Founded eight years ago, Cyclis Bike Lease now is the national leader in this niche market, managing 20,000 bicycles. That position is the result of hard work – and the right fiscal incentives, Ms. Romih explains.
“When we started out, bicycle leasing was not very well known. The option existed, but it was not very fiscally advantageous. Everything changed in 2018, with the introduction of the so-called cafeteria system (allowing employees to select one or more benefits from a ‘menu’, Ed.) This made bicycle leasing not only more advantageous, but also easier to administer.”
For Cyclis, 2018 was a watershed. In the four years until then, they had grown to manage 4,000 leased bicycles. In the three years since, their portfolio has grown five-fold.
As the company finds, bicycle leasing is a formula that appeals to a wide range of corporates. Their biggest customer is DAF Trucks, with around 1,000 bikes in portfolio; followed by Quick Step (600), Volvo Trucks and Telenet (both 500). Other accounts include SD Worx, JBC, Deloitte and Coca-Cola.

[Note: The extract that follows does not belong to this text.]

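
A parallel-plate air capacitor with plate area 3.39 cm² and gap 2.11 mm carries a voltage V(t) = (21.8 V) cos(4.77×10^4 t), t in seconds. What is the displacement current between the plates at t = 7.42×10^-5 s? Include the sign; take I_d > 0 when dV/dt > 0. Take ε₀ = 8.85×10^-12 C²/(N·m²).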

“We notice that corporates find leased bikes an attractive offer for employees who live nearby the plant or office. The relatively low cost of the formula makes it easy to offer leased bikes to all employees, not just those entitled to company cars.”
What makes the Cyclis offer so attractive, is the fact that the company prides itself in totally unburdening its customers – both corporates and end-users. “We have a hotline that’s open 24/7. If your bike is stolen, we help you get a new one. If you’re in need of roadside assistance, we provide it. Or even if you just want to know the size of your maintenance budget, we’ll tell you.”
Entitled employees can take their bicycle budget to any of the 1,100 accredited bicycle dealers in Belgium and spend it on whichever model they want (and can afford). That makes for an interesting statistic:
“Sport bikes are popular, chosen by about 30% of riders. But clearly, electric bikes are the preferred option, representing about 65% of the total”, says Ms. Romih. The remaining 5% consists of city bikes, cargo bikes and foldable bikes.
Your regular e-bike is limited to 25 km/h, but a growing segment – 22% so far – is opting for so-called speed bikes, which can go up to 45 km/h. “These bikes are a bit more expensive, but due to their increased speed, they also increase the range at which employees can commute – to up to 30 or even 40 km from work.”
The rise of the speed bike segment is likely to increase the attractiveness of electric bicycles as a viable option for commuting to and from work, both in Belgium and abroad.
Cyclis is indeed taking its first steps beyond Belgium, on the request of some of its customers. DAF, for instance, is headquartered in the Netherlands, where it has around 20,000 employees.
Despite the Netherlands’ well-earned reputation as a bicycle-friendly country, bike leasing is not yet as widespread an otion as it is in Belgium. This is due in part to the fact that the so-called bijtelling – the fiscal arrangement meaning 7% of the bike’s value is added to a user’s gross income – makes the option somewhat less attractive (although that disadvantage is compensated by various other pluses).
So, the option does exist in the Netherlands, and may become more popular as it becomes better known, via the joint effort of Cyclis and the Dutch dependencies of its existing clients. “Our aim is to grow organically,” says Ms. Romih. “Because there’s still plenty of room for us to do so.”